All of this is by way of reflection on the importance still of women occupying public space in order to dissent. One I had become used to being with my friends of a certain age dancing at eleven o’clock in the morning as if we were in an aerobics class in which I had – as usual- failed to learn the steps, I thought: why not! Maybe we needed a reprise in our sixties and seventies of the dancing that accompanied some of us in the Women’s Liberation marches: the dancing in the street to ‘Keep Young and Beautiful. It’s Your Duty to be Beautiful. Keep Young and Beautiful If you want to be loved.’ And with the student/youth ‘Reclaim the Night Parade’: I revelled in the face paints that glowed in the dark and the animation in young people’s faces. And yes,Amelia, it is very contained. Maybe we should go and do our dances and our songs outside the Headquarters of L’Oreal!

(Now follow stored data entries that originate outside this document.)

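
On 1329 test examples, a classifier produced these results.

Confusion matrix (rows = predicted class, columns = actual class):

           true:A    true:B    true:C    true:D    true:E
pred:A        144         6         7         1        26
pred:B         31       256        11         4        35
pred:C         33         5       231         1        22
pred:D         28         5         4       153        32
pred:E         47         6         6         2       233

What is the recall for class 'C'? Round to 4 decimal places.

0.8919

One-vs-rest for 'C': TP = diagonal; FP = other classes predicted 'C'; FN = 'C' predicted as other.
recall = TP/(TP+FN).
C: TP=231, FN=7+11+4+6=28 → 231/259 = 0.89189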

As for what we imagine and work for? Well, the young shall see visions and the old shall dream dreams. Here’s an old one, a very old one. Peaceable relations between humans, based on civility and mutuality, based on equality and fair treatment, and between humans,other species and the earth. No exploitation of people’s work for the gains of a tiny minority. Satisfying and creative work. Access to beauty. Freedom to worship and to play. A sharing of the work of care for the old and young between men and women and across generations. An education system geared to these ends. So all we need to know is: what’s stopping us? And why do mainstream politicians seem to find it almost impossible to talk about these things. On the day the EDL are messing about in Manchester and after the UKIP ‘anti-immigrant’ vote in the Eastleigh by-election I haven’t heard a single politician on TV discuss the reality that blaming and fearing immigrants in a time of economic crisis is an old and dangerous trick that leads only in the direction of cruelty and massacre. We do need to keep taking and reclaiming the public spaces, including these virtual ones.